AS NFU Scotland bosses travelled to Belfast to hammer home the importance of maintaining free UK-Irish trade in livestock and red meat post-Brexit, the president of a French farming union was busy calling for the re-introduction of a hard border between Northern Ireland and the Republic.
All previous discussion of the Irish border issue has been geared towards finding a solution to the problem, with Prime Minister Theresa May and EU chief negotiator Michael Barnier singling Ireland out as a priority, but Christophe Hillairet, who has been president of the Chamber of Agriculture of Ile de France for more than 10 years, made it clear French farmers were expecting a hard border to prevent cheap food produced in the Commonwealth from entering the EU.

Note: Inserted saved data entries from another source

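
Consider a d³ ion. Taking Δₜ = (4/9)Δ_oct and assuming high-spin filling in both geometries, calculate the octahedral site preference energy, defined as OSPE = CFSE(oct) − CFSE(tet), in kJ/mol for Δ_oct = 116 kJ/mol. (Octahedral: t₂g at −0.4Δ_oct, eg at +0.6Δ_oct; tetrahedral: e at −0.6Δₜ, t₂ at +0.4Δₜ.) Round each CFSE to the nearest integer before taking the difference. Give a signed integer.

-98

Octahedral (high-spin): t2g^3 e_g^0, CFSE = 3(−0.4) + 0(+0.6) = -1.2Δ_oct = -1.2 × 116 = -139 kJ/mol.
Tetrahedral: e^2 t2^1, CFSE = 2(−0.6) + 1(+0.4) = -0.8Δₜ = -0.8 × (4/9) × 116 = -41 kJ/mol.
Subtracting, OSPE = -139 − (-41) = -98 kJ/mol.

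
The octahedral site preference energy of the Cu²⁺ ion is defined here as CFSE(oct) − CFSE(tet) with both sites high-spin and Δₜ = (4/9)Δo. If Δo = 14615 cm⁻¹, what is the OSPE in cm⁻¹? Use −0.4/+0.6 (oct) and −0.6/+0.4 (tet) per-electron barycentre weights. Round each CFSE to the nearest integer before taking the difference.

Cu²⁺: group 11, so d-count = 11 − 2 = 9.
In an octahedral site d⁹ (HS) is t₂g⁶ eg³, giving CFSE(oct) = -0.6Δo = -8769 cm⁻¹.
In a tetrahedral site the filling is e⁴ t₂⁵: CFSE(tet) = -0.4Δₜ = -0.4 × (4/9)(14615) = -2598 cm⁻¹.
OSPE = CFSE(oct) − CFSE(tet) = -8769 − (-2598) = -6171 cm⁻¹.

-6171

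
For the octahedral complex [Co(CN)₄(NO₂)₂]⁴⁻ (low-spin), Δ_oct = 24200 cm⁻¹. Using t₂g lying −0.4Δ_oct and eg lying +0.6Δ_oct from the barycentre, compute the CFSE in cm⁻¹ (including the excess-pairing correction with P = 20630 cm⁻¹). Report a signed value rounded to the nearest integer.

Ligand charges: 4×(-1) from CN⁻ and 2×(-1) from NO₂⁻ sum to -6; with overall charge -4, Co is +2.
Co sits in group 9; removing 2 electrons leaves Co²⁺ with 9 − 2 = 7 d electrons.
The d⁷ electrons fill as t₂g⁶ eg¹.
CFSE(orbital) = 6×(-0.4Δ_oct) + 1×(0.6Δ_oct) = -1.8Δ_oct; with Δ_oct = 24200 cm⁻¹ that is -43560 cm⁻¹.
Relative to high-spin t₂g⁵ eg² (2 paired), the low-spin configuration has 1 additional pair, contributing +1 × 20630 = +20630 cm⁻¹.
Combining: -43560 + 20630 = -22930 cm⁻¹.

-22930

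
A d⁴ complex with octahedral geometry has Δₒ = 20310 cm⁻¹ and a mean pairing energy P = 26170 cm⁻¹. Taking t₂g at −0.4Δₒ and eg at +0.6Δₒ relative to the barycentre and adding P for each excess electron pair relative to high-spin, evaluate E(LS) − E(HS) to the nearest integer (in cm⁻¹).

High-spin: t₂g³ eg¹, CFSE = -0.6Δₒ = -12186 cm⁻¹.
Low-spin: t₂g⁴ eg⁰, orbital CFSE = -1.6Δₒ = -32496 cm⁻¹; plus 1 excess pair × P = +26170 cm⁻¹; total -6326 cm⁻¹.
The difference is -6326 − (-12186) = 5860 cm⁻¹, so high-spin lies lower.

5860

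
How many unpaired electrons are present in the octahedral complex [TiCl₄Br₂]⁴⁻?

Ligand charges: 4×(-1) from Cl⁻ and 2×(-1) from Br⁻ sum to -6; with overall charge -4, Ti is +2.
Ti²⁺: group 4, so d-count = 4 − 2 = 2.
Configuration: t₂g² eg⁰, giving 2 unpaired electrons.

2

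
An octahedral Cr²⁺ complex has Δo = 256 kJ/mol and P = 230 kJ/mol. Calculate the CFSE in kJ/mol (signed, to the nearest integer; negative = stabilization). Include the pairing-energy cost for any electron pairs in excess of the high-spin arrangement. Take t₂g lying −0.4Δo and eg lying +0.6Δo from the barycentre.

-180

Cr²⁺: group 6, so d-count = 6 − 2 = 4.
Here Δo > P (256 > 230), so the low-spin state is favoured.
That gives t₂g⁴ eg⁰.
Orbital CFSE = -1.6Δo = -1.6 × 256 = -410 kJ/mol.
Excess pairs vs high-spin: 1 − 0 = 1; pairing cost = +230 kJ/mol.
Net CFSE = -410 + 230 = -180 kJ/mol.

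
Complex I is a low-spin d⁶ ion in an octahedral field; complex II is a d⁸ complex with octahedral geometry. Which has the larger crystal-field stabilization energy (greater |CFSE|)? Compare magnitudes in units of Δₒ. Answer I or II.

I: t2g^6 e_g^0, CFSE = -2.4Δₒ.
II: For octahedral d⁸ the high- and low-spin configurations coincide; t₂g⁶ eg², CFSE = -1.2Δₒ.
So I has the larger |CFSE|.

I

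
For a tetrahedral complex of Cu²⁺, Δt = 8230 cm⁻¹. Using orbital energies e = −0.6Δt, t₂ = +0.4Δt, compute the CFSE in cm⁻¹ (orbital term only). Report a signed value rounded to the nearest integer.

Cu is in group 11, so Cu²⁺ is d⁹ (11 − 2 = 9).
Tetrahedral splitting is small, so the complex is high-spin.
The d⁹ electrons fill as e⁴ t₂⁵.
CFSE(orbital) = 4×(-0.6Δt) + 5×(0.4Δt) = -0.4Δt; with Δt = 8230 cm⁻¹ that is -3292 cm⁻¹.

-3292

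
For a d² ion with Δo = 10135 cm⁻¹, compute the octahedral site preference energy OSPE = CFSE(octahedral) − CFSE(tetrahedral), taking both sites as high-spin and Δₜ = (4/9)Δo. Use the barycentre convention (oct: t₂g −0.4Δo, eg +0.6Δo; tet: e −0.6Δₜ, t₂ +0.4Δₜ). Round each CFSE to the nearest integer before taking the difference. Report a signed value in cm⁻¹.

Octahedral high-spin t2g^2 e_g^0: CFSE = -0.8 × 10135 = -8108 cm⁻¹.
Tetrahedral e^2 t2^0 gives -1.2Δₜ = -1.2 × (4/9) × 10135 = -5405 cm⁻¹.
Subtracting, OSPE = -8108 − (-5405) = -2703 cm⁻¹.

-2703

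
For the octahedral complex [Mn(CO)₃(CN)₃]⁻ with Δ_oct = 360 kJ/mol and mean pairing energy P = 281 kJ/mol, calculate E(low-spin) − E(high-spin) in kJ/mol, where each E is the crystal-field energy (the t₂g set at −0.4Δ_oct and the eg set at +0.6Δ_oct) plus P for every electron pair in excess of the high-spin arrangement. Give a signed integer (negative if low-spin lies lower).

-158

Ligand charges: 3×(+0) from CO and 3×(-1) from CN⁻ sum to -3; with overall charge -1, Mn is +2.
Mn sits in group 7; removing 2 electrons leaves Mn²⁺ with 7 − 2 = 5 d electrons.
In the high-spin limit (t₂g³ eg²) the orbital term is 0.0Δ_oct = 0 kJ/mol, with no excess pairing.
Low-spin: t₂g⁵ eg⁰, orbital CFSE = -2.0Δ_oct = -720 kJ/mol; plus 2 excess pairs × P = +562 kJ/mol; total -158 kJ/mol.
E(LS) − E(HS) = -158 − (0) = -158 kJ/mol.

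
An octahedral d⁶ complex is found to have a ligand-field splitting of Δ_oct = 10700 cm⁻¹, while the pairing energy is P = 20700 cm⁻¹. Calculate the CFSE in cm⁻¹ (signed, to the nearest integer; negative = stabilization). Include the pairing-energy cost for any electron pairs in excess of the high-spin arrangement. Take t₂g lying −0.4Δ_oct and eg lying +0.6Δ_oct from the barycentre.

With Δ_oct < P the complex is high-spin.
Filling d⁶ accordingly: t₂g⁴ eg².
Orbital CFSE = -0.4Δ_oct = -0.4 × 10700 = -4280 cm⁻¹.
High-spin has no excess pairs, so no pairing correction applies.

-4280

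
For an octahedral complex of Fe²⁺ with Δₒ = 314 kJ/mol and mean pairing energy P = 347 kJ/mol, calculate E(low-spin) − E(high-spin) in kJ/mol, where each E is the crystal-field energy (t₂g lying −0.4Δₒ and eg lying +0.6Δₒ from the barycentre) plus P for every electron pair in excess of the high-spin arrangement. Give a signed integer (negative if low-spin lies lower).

66

Group 8 minus oxidation state +2 gives a d⁶ configuration for Fe²⁺.
High-spin d⁶ fills as t₂g⁴ eg² with CFSE 4(−0.4) + 2(+0.6) = -0.4Δₒ = -126 kJ/mol.
Low-spin t₂g⁶ eg⁰ gives -2.4Δₒ = -754 kJ/mol, but forming 2 extra pairs costs 2P = 694 kJ/mol, so E(LS) = -754 + 694 = -60 kJ/mol.
Thus E(LS) − E(HS) = 66 kJ/mol.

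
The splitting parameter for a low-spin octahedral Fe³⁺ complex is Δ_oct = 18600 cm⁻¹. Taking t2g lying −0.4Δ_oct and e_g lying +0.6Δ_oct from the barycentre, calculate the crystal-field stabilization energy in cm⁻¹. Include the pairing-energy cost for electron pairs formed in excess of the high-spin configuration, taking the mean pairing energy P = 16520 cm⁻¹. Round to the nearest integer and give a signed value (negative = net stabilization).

-4160

Fe is in group 8, so Fe³⁺ is d⁵ (8 − 3 = 5).
The d⁵ electrons fill as t2g^5 e_g^0.
Orbital CFSE = 5(-0.4) + 0(0.6) = -2.0Δ_oct = -2.0 × 18600 = -37200 cm⁻¹.
Pairing penalty: 2 pairs vs 0 in the high-spin reference → 2 extra × P = 33040 cm⁻¹.
Net CFSE = -37200 + 33040 = -4160 cm⁻¹.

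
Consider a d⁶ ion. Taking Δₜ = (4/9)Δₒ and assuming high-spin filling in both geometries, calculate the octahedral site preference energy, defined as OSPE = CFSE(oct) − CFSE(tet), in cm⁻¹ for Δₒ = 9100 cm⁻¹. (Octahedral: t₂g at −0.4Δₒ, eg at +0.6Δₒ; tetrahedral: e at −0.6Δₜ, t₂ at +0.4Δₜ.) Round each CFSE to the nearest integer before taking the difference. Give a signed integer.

In an octahedral site d⁶ (HS) is t₂g⁴ eg², giving CFSE(oct) = -0.4Δₒ = -3640 cm⁻¹.
Tetrahedral e³ t₂³ gives -0.6Δₜ = -0.6 × (4/9) × 9100 = -2427 cm⁻¹.
Subtracting, OSPE = -3640 − (-2427) = -1213 cm⁻¹.

-1213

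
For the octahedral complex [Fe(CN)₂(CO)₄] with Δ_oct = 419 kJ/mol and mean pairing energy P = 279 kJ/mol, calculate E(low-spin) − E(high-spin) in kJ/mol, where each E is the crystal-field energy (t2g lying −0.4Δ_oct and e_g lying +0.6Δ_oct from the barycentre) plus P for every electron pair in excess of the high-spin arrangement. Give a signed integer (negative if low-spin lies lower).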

In an interview with Agra Europe, Monsieur Hillairet said: “Ireland is a big problem, but for the French farmer, we will need to have a hard border between the North and the Republic, as otherwise we will have a lot of products which will cross from north to south.
“That would be very dangerous for our producers.”
NFU Scotland has expressed similar concerns about farmers being undercut by cheap produce post-Brexit, with livestock policy manager John Armour calling for the integrity of the current market to be ‘protected’ after the meeting in Belfast with the Irish Farmers’ Association.
“In securing the future of established trade links, politicians must ensure the UK does not enter into free trade agreements with third countries which produce beef and lamb to low standards”, he added.
Ulster Farmers’ Union’s president Barclay Bell said Mr Hillairet’s remarks showed there were ‘strong opinions’ when it came to Brexit, but insisted ‘calm heads must prevail.’
“A hard border between Northern Ireland and the Republic of Ireland will not serve anyone well," he added.
NFU Scotland’s livestock committee chairman Charlie Adam agreed.
He added: “Nearly 40 per cent of the UK’s beef exports go to the Republic of Ireland, while 50 per cent of Irish beef exports are marketed in the UK.
“In terms of sheep, the fact that over 40 per cent of Northern Ireland’s lambs are processed in the Republic of Ireland and 90 per cent of the UK’s lamb exports are destined for the European market show there is a lot hanging on achieving a progressive free trade agreement.”
Mr Bell said the UFU was ‘thinking creatively’ about how to minimise trade disruption.